Unfortunately, it gets old by the fifth time you hear it. Only a few songs really deviate from that fuzzy, disconnected sound, cycling around until the songs blur together. The melodies of half the songs sound alike unless you listen to them several times, and many of them have unmelodious squeals and synth flourishes that make that hard to do.

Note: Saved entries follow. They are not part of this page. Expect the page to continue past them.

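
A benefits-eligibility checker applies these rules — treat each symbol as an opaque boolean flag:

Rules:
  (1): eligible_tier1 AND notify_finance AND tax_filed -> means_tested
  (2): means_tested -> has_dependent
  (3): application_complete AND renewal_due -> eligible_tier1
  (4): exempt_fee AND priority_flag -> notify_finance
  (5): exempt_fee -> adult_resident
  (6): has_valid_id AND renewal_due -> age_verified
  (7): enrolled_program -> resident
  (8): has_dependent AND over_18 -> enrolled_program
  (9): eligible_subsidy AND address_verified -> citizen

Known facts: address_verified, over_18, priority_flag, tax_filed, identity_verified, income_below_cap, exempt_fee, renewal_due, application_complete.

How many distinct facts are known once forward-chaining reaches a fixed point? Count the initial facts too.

16

Round 1 fires (3), (4), (5), giving eligible_tier1, notify_finance, adult_resident.
Round 2 fires (1), giving means_tested.
Round 3 fires (2), giving has_dependent.
Round 4 fires (8), giving enrolled_program.
Round 5 fires (7), giving resident.
Closure: {address_verified, adult_resident, application_complete, eligible_tier1, enrolled_program, exempt_fee, has_dependent, identity_verified, income_below_cap, means_tested, notify_finance, over_18, priority_flag, renewal_due, resident, tax_filed} — 16 facts.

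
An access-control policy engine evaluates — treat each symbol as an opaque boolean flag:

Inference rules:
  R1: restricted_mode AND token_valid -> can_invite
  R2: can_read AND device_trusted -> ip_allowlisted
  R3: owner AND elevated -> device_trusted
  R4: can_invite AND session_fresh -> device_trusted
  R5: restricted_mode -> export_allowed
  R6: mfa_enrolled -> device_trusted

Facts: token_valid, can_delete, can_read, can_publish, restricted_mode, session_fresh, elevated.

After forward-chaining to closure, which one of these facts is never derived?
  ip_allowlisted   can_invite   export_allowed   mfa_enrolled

mfa_enrolled

Round 1: R1 [restricted_mode AND token_valid -> can_invite]; R5 [restricted_mode -> export_allowed]. Adds can_invite, export_allowed.
Round 2: R4 [can_invite AND session_fresh -> device_trusted]. Adds device_trusted.
Round 3: R2 [can_read AND device_trusted -> ip_allowlisted]. Adds ip_allowlisted.
Derived: export_allowed (round 1), ip_allowlisted (round 3), can_invite (round 1). mfa_enrolled never appears in any round.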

There are a few songs that break from the mold, however. "Blue and Black" is an enchantingly ghostly melody that bursts into dark grandeur by the end; consider it a preview of what Mercury Rev later became. "Sweet Oddysee Of A Cancer Cell T' Th' Center Of Yer Heart" has the same sound as most of the other songs, but stripped down and expanded into a rich, epic soundscape.
And of course, the bonus track "Car Wash Hair," which only got tacked on with the later release, is pure beauty -- half rainy garden, half enchanting, mellow pop tune. Alas, these three alone can't overwhelm the misuse of fuzz guitar and squealing guitar.
It certainly doesn't help that Baker -- who was drummed out of the group after this album -- has a very unappealing voice. He doesn't sing, as Jonathan Donahue later did; instead, he intones in an annoying twang. He sounds like a cowboy trying to go avant-pop, and only sounds hideously out of place, especially when reduced to just yelling "Yeeeaaaahhh!" over the music.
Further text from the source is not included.